3 Minute Read
I’ve been tempted to throw my laptop/ iPhone across the room in recent weeks. This coronavirus thing and the political and economic chaos it has wrought, not to mention the morbidity and mortality that accompanies it have pushed me to the brink. And many healthcare professionals have intimated to me that they feel similarly. These are hard times no matter how rosy a picture I have painted about the possibilities for integrated care.
In the midst of this I have come to cherish my CFHA community even more. Obviously I am biased as the CEO of the association, but honestly I would not have the resilience I have today if it were not for our members. There is no other place where as a healthcare professional I can feel at home, supported by people who don’t care about what guild I belong to and who think, feel and act like good teammates. That is what characterizes a CFHA’er: a common desire to be a good teammate and a desire to fix systems that keep teams in healthcare from flourishing.
So, I have a confession to make. Across my now almost 20-year career I have often faced moments in my career where I simply wanted to quit. Integrated care is hard work. Often it is humbling work. Healthcare is hard work especially given that the systems of payment and regulation which spur the development of siloed care systems make it even harder. So the desire to quit my jobs has been a frequent temptation. Now I suspect that many of you reading this have also had that thought pass through your mind. Perhaps your organization is asking everyone to take a 15% paycut. Perhaps telehealth work is straining your internal resources as a natural extrovert.. Perhaps COVID-19 showed you things about your organization or health system that don’t sit well with you.
My advice: don’t quit. We can get through this. Despite the chaos around us I still believe that healthcare will come out a better industry than it was at the outset of the pandemic. And that gives me hope that your organization and maybe your team will too. In fact here is a laundry list of things I hope will come of this pandemic that may breath some hope into our weary healthcare provider souls:
- Increased focus on wellness for medical teams
- Increased focus on “teams” as antidotes for professional stress and burnout
- Real self-reflection from organizations on their roles in promoting stress and burnout, especially for racial/ ethnic minority staff
- Increased valuing of behavioral health integration and staff
- Real progress on value-based payments to make sense of the new world of telehealth and asynchronous healthcare along with integrated care
There’s probably more I could list but right now my pandemic brain isn’t working quite at capacity. And that’s my final point. Don’t quit now because the truth is none of us is thinking perfectly straight. These are challenging times personally and professionally and our capacity is not quite the same. If you are a team leader you should be considering this as you approach your team’s work plan and feedback cycle. We can’t be as productive as we were when our kids are not in school, our vacations are not really vacations and going out to dinner feels like playing Russian roulette.

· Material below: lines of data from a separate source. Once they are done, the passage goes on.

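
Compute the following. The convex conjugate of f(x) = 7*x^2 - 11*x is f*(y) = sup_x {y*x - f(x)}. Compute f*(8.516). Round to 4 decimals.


f*(y) = sup_x {y*x - a*x^2 - b*x} = sup_x {(y-b)*x - a*x^2}
FOC: (y - b) - 2a*x = 0 => x* = (y - b)/(2a)
x* = (8.516 + 11)/(2*7) = 1.394
f*(8.516) = (y-b)^2/(4a) = (8.516 + 11)^2/(4*7)
= 380.8743/28 = 13.6027


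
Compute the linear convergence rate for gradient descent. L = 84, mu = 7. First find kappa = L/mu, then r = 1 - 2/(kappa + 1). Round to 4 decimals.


Step 1: Compute the condition number.
kappa = L/mu = 84/7 = 12.0
Step 2: Compute the convergence rate.
r = 1 - 2/(kappa + 1) = 1 - 2*mu/(L + mu) = (L - mu)/(L + mu) = 77/91 = 0.8462


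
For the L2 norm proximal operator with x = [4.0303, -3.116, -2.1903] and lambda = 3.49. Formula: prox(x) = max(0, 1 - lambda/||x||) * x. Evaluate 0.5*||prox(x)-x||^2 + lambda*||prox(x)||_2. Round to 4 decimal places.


Step 1: Compute ||x||.
||x|| = 5.5453
Step 2: Compute scaling factor.
scale = max(0, 1 - 3.49/5.5453) = 0.3706
Step 3: prox(x) = [1.4938, -1.1549, -0.8118]
||prox(x)|| = 2.0553
Step 4: Proximal objective.
0.5*||prox-x||^2 = 6.0901
lambda*||prox|| = 7.173
Total = 13.263


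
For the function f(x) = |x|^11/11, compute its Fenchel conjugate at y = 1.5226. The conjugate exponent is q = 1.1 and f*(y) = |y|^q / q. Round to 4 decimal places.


The conjugate exponent q satisfies 1/p + 1/q = 1.
p = 11, so q = 11/(11 - 1) = 1.1
|y|^q = 1.5226^1.1 = 1.588
f*(1.5226) = 1.588 / 1.1 = 1.4436


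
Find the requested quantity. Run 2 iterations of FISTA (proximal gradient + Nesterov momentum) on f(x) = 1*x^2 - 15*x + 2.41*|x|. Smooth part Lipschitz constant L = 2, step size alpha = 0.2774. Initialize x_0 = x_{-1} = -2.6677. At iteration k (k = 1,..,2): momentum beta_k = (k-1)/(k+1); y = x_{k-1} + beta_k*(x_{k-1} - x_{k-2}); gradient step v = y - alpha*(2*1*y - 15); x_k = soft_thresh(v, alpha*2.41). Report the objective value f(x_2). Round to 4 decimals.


FISTA on f(x) = 1*x^2 - 15*x + 2.41*|x|
L = 2, alpha = 0.2774
Iteration 1: beta = 0.0, y = -2.6677 + 0.0*(-2.6677 + 2.6677) = -2.6677
  grad(y) = -20.3354, v = y - alpha*grad = 2.9733
  prox(v) = soft_thresh(2.9733, 0.6685) = 2.3048
Iteration 2: beta = 0.3333, y = 2.3048 + 0.3333*(2.3048 + 2.6677) = 3.9623
  grad(y) = -7.0754, v = y - alpha*grad = 5.925
  prox(v) = soft_thresh(5.925, 0.6685) = 5.2565
f(x_2) = 1*5.2565^2 - 15*5.2565 + 2.41*|5.2565| = -38.5485


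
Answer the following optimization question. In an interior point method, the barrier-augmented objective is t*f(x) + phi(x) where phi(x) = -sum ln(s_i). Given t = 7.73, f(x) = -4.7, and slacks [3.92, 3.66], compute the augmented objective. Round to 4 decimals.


Step 1: Compute log-barrier.
ln values: [1.3661, 1.2975]
phi = -(1.3661 + 1.2975) = -2.6636
Step 2: Compute augmented objective.
t*f(x) = 7.73*-4.7 = -36.331
Total = -36.331 - 2.6636 = -38.9946


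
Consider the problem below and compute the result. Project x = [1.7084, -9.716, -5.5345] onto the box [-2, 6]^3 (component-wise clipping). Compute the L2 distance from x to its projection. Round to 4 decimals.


Project each component onto [-2, 6].
clip(1.7084) = 1.7084, clip(-9.716) = -2.0, clip(-5.5345) = -2.0
Projection = [1.7084, -2.0, -2.0]
Squared diffs: [0.0, 59.5367, 12.4927]
Distance = sqrt(72.0294) = 8.487


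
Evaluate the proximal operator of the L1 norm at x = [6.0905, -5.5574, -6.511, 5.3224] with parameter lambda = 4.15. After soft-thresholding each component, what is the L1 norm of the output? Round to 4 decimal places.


Soft-thresholding with lambda = 4.15:
prox(6.0905) = sign(6.0905)*max(|6.0905| - 4.15, 0) = 1.9405
prox(-5.5574) = sign(-5.5574)*max(|-5.5574| - 4.15, 0) = -1.4074
prox(-6.511) = sign(-6.511)*max(|-6.511| - 4.15, 0) = -2.361
prox(5.3224) = sign(5.3224)*max(|5.3224| - 4.15, 0) = 1.1724
prox(x) = [1.9405, -1.4074, -2.361, 1.1724]
||prox(x)||_1 = 1.9405 + 1.4074 + 2.361 + 1.1724 = 6.8813


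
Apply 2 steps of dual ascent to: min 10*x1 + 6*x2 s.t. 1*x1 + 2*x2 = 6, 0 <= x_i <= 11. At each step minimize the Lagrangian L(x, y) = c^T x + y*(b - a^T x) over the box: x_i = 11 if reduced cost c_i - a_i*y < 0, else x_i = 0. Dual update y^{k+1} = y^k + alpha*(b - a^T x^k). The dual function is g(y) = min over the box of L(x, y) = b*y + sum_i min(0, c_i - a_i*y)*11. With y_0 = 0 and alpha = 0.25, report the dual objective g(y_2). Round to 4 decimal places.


Dual ascent for LP: min 10*x1 + 6*x2, 1*x1 + 2*x2 = 6, 0 <= x_i <= 11
Step 1: y^k = 0.0, reduced costs: (10.0, 6.0)
  x^k = (0.0, 0.0), subgradient = b - a^T x = 6.0
  y^{k+1} = 0.0 + 0.25*6.0 = 1.5
Step 2: y^k = 1.5, reduced costs: (8.5, 3.0)
  x^k = (0.0, 0.0), subgradient = b - a^T x = 6.0
  y^{k+1} = 1.5 + 0.25*6.0 = 3.0
Dual objective at y_2 = 3.0: reduced costs (7.0, 0.0), box minimizer x = (0.0, 0.0)
g(y_2) = b*y + (c1 - a1*y)*x1 + (c2 - a2*y)*x2 = 6*3.0 + 7.0*0.0 + 0.0*0.0 = 18.0 + 0.0 + 0.0 = 18.0


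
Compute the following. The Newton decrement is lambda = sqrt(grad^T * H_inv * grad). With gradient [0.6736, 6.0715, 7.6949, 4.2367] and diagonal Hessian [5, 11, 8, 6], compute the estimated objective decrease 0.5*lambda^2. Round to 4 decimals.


Step 1: H is diagonal, so H^(-1) * g = [0.1347, 0.552, 0.9619, 0.7061].
Step 2: g^T H^(-1) g = sum_i g_i^2 / H_ii
  = (0.6736)^2/5 + (6.0715)^2/11 + (7.6949)^2/8 + (4.2367)^2/6
  = 0.0907 + 3.3512 + 7.4014 + 2.9916 = 13.835
Step 3: Objective decrease = 0.5 * g^T H^(-1) g = 6.9175


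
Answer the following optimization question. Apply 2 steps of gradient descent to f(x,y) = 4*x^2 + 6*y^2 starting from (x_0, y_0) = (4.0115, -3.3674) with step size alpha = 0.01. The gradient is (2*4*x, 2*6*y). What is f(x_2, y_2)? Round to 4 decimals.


Gradient descent on f(x,y) = 4*x^2 + 6*y^2.
Starting point: (4.0115, -3.3674), alpha = 0.01
Step 1: grad_x = 2*4*4.0115 = 32.092, grad_y = 2*6*-3.3674 = -40.4088
  x_1 = 4.0115 - 0.01*32.092 = 3.6906
  y_1 = -3.3674 - 0.01*-40.4088 = -2.9633
Step 2: grad_x = 2*4*3.6906 = 29.5246, grad_y = 2*6*-2.9633 = -35.5597
  x_2 = 3.6906 - 0.01*29.5246 = 3.3953
  y_2 = -2.9633 - 0.01*-35.5597 = -2.6077
f(3.3953, -2.6077) = 4*3.3953^2 + 6*(-2.6077)^2 = 86.9142


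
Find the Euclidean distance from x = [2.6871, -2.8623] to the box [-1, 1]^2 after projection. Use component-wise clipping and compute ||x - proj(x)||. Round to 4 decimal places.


Project each component onto [-1, 1].
clip(2.6871) = 1.0, clip(-2.8623) = -1.0
Projection = [1.0, -1.0]
Squared diffs: [2.8463, 3.4682]
Distance = sqrt(6.3145) = 2.5129


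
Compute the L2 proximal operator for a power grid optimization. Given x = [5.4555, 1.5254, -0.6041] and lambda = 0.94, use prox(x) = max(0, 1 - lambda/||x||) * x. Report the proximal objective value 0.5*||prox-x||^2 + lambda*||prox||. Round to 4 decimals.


Step 1: Compute ||x||.
||x|| = 5.6969
Step 2: Compute scaling factor.
scale = max(0, 1 - 0.94/5.6969) = 0.835
Step 3: prox(x) = [4.5553, 1.2737, -0.5044]
||prox(x)|| = 4.7569
Step 4: Proximal objective.
0.5*||prox-x||^2 = 0.4418
lambda*||prox|| = 4.4715
Total = 4.9133


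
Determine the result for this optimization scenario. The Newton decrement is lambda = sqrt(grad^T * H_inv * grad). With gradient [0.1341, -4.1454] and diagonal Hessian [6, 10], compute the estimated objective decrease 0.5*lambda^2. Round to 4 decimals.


Step 1: H is diagonal, so H^(-1) * g = [0.0224, -0.4145].
Step 2: g^T H^(-1) g = sum_i g_i^2 / H_ii
  = (0.1341)^2/6 + (-4.1454)^2/10
  = 0.003 + 1.7184 = 1.7214
Step 3: Objective decrease = 0.5 * g^T H^(-1) g = 0.8607


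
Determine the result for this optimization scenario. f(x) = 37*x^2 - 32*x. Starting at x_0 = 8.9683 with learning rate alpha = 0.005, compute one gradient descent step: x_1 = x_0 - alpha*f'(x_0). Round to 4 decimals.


We compute the gradient at x_0 and apply the update.
f'(x) = 74*x - 32
f'(8.9683) = 74*8.9683 - 32 = 631.6542
x_1 = 8.9683 - 0.005*631.6542 = 5.81


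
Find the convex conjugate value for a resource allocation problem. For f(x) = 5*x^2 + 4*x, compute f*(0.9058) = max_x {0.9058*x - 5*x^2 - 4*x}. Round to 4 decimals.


f*(y) = sup_x {y*x - a*x^2 - b*x} = sup_x {(y-b)*x - a*x^2}
FOC: (y - b) - 2a*x = 0 => x* = (y - b)/(2a)
x* = (0.9058 - 4)/(2*5) = -0.3094
f*(0.9058) = (y-b)^2/(4a) = (0.9058 - 4)^2/(4*5)
= 9.5741/20 = 0.4787


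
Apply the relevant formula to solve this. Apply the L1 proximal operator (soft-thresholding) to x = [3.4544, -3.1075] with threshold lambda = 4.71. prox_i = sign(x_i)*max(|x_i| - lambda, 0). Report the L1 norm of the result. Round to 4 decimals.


Soft-thresholding with lambda = 4.71:
prox(3.4544) = sign(3.4544)*max(|3.4544| - 4.71, 0) = 0.0
prox(-3.1075) = sign(-3.1075)*max(|-3.1075| - 4.71, 0) = 0.0
prox(x) = [0.0, 0.0]
||prox(x)||_1 = 0.0 + 0.0 = 0.0


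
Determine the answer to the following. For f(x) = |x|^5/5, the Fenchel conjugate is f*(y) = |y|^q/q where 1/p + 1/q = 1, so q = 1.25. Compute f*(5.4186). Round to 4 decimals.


The conjugate exponent q satisfies 1/p + 1/q = 1.
p = 5, so q = 5/(5 - 1) = 1.25
|y|^q = 5.4186^1.25 = 8.2672
f*(5.4186) = 8.2672 / 1.25 = 6.6138


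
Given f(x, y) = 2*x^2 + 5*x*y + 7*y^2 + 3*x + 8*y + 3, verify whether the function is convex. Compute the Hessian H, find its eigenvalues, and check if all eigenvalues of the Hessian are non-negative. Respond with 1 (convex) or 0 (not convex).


The Hessian of f(x,y) = 2*x^2 + 5*x*y + 7*y^2 + 3*x + 8*y + 3 is:
H = [[4, 5], [5, 14]]
Trace = 4 + 14 = 18
Determinant = 4*14 - (5)^2 = 31
Discriminant = (18)^2 - 4*31 = 200.0
Eigenvalues: lambda_1 = 1.9289, lambda_2 = 16.0711
The function is convex.

1


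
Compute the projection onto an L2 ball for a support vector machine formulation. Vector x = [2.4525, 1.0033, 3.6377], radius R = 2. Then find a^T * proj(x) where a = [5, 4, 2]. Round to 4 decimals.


Step 1: Compute ||x|| (intermediates to 6 decimals).
||x|| = sqrt(2.4525^2 + 1.0033^2 + 3.6377^2) = 4.50047
Step 2: Project.
Since ||x|| > R, scale = R/||x|| = 2/4.50047 = 0.444398, proj(x) = scale * x
proj(x) = [1.089886, 0.445865, 1.616587]
Step 3: Dot product.
a^T * proj(x) = 5*1.089886 + 4*0.445865 + 2*1.616587 = 10.4661


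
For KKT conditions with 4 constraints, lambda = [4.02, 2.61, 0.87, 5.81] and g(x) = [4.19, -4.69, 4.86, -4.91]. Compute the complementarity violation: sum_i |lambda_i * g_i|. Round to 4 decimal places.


KKT complementary slackness check:
lambda_1 * g_1 = 4.02 * 4.19 = 16.8438
lambda_2 * g_2 = 2.61 * -4.69 = -12.2409
lambda_3 * g_3 = 0.87 * 4.86 = 4.2282
lambda_4 * g_4 = 5.81 * -4.91 = -28.5271
Total violation = 16.8438 + 12.2409 + 4.2282 + 28.5271 = 61.84


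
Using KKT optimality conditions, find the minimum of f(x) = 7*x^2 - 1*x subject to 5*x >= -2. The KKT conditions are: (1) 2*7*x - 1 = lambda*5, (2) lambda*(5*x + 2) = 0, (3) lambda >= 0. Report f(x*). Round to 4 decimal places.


Step 1: Try lambda = 0 (constraint inactive).
Stationarity: 2*7*x - 1 = 0
x* = 1/(2*7) = 1/14 = 0.0714 (rounded; the exact value 1/14 is used below)
Check constraint: 5*0.0714 = 0.357 >= -2 -- satisfied.
Step 2: Compute optimal value.
f(x*) = 7*(1/14)^2 - 1*(1/14) = -0.0357


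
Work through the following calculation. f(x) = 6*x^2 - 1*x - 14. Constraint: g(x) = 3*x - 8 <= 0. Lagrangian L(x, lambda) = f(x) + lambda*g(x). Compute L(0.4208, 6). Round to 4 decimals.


Step 1: Evaluate f(x).
f(0.4208) = 6*0.4208^2 - 1*0.4208 - 14 = -13.3584
Step 2: Evaluate g(x).
g(0.4208) = 3*0.4208 - 8 = -6.7376
Step 3: Compute Lagrangian.
L = -13.3584 + 6*-6.7376 = -53.784


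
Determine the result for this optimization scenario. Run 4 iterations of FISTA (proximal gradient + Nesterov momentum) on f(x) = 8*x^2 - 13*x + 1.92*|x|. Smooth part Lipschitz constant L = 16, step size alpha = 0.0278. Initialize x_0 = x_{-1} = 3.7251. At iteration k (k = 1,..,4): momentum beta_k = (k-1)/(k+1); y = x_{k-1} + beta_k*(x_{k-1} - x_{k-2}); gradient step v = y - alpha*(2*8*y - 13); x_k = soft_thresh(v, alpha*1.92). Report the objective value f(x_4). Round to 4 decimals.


FISTA on f(x) = 8*x^2 - 13*x + 1.92*|x|
L = 16, alpha = 0.0278
Iteration 1: beta = 0.0, y = 3.7251 + 0.0*(3.7251 - 3.7251) = 3.7251
  grad(y) = 46.6016, v = y - alpha*grad = 2.4296
  prox(v) = soft_thresh(2.4296, 0.0534) = 2.3762
Iteration 2: beta = 0.3333, y = 2.3762 + 0.3333*(2.3762 - 3.7251) = 1.9266
  grad(y) = 17.8251, v = y - alpha*grad = 1.431
  prox(v) = soft_thresh(1.431, 0.0534) = 1.3777
Iteration 3: beta = 0.5, y = 1.3777 + 0.5*(1.3777 - 2.3762) = 0.8784
  grad(y) = 1.0541, v = y - alpha*grad = 0.8491
  prox(v) = soft_thresh(0.8491, 0.0534) = 0.7957
Iteration 4: beta = 0.6, y = 0.7957 + 0.6*(0.7957 - 1.3777) = 0.4465
  grad(y) = -5.8555, v = y - alpha*grad = 0.6093
  prox(v) = soft_thresh(0.6093, 0.0534) = 0.5559
f(x_4) = 8*0.5559^2 - 13*0.5559 + 1.92*|0.5559| = -3.6873


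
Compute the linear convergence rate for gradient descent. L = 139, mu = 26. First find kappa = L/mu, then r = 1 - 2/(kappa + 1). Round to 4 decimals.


Step 1: Compute the condition number.
kappa = L/mu = 139/26 = 5.3462
Step 2: Compute the convergence rate.
r = 1 - 2/(kappa + 1) = 1 - 2*mu/(L + mu) = (L - mu)/(L + mu) = 113/165 = 0.6848


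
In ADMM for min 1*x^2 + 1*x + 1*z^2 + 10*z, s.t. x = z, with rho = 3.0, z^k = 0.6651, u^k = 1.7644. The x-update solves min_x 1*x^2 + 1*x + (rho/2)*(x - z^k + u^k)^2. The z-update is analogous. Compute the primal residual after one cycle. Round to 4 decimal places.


ADMM iteration with rho = 3.0, z^k = 0.6651, u^k = 1.7644
Step 1: x-update.
Minimize 1*x^2 + 1*x + (3.0/2)*(x - 0.6651 + 1.7644)^2
FOC: (2*1 + 3.0)*x = -1 + 3.0*(0.6651 - 1.7644)
x^{k+1} = -0.8596
Step 2: z-update.
Minimize 1*z^2 + 10*z + (3.0/2)*(-0.8596 - z + 1.7644)^2
FOC: (2*1 + 3.0)*z = -10 + 3.0*(-0.8596 + 1.7644)
z^{k+1} = -1.4571
Step 3: u-update.
u^{k+1} = 1.7644 - 0.8596 + 1.4571 = 2.3619
Step 4: Primal residual = |-0.8596 + 1.4571| = 0.5975


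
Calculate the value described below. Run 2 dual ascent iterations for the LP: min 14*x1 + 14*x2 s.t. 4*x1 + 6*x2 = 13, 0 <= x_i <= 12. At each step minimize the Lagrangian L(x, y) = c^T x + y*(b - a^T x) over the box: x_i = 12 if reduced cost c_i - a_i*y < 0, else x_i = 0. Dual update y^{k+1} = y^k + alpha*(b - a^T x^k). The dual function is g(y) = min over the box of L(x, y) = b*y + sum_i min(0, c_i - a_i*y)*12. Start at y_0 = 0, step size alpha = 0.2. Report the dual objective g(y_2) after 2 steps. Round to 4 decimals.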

We can and will outlast all of this. That’s what I keep telling myself. We do it by being good teammates to each other, by picking each other up. That’s what I try to do at CFHA and what I try to encourage our members to do for each other. We can do this at the national level and the local level with simple acts of kindness and awareness of the realities we are in as healthcare professionals. CFHA members are a special breed who do this instinctively. If you aren’t a member, I encourage you to join our guild-free movement. If you are, then thank you. You are the reason I’m not quitting.
And by the way, I’m really sad that I won’t see you all in person this October. Really sad. But I hope you all join us for our online conference – I’m looking forward to us getting together and reminding ourselves once again, not to quit.
An affirming statement and strong reminder of why we are needed more than ever—to support those that are suffering and to be visible leaders in wellness, prevention, and chronic disease amelioration. Thank you Neftali for the needed boost and wish your phone/laptop the best in these trying weeks and months ahead.
It has been amazing to me the gratitude of the patients I call each day and how some of them despite incredible odds are not only surviving but learning to cope with a changing landscape due to the COVID-19. It is a privilege to walk along side these brave folks.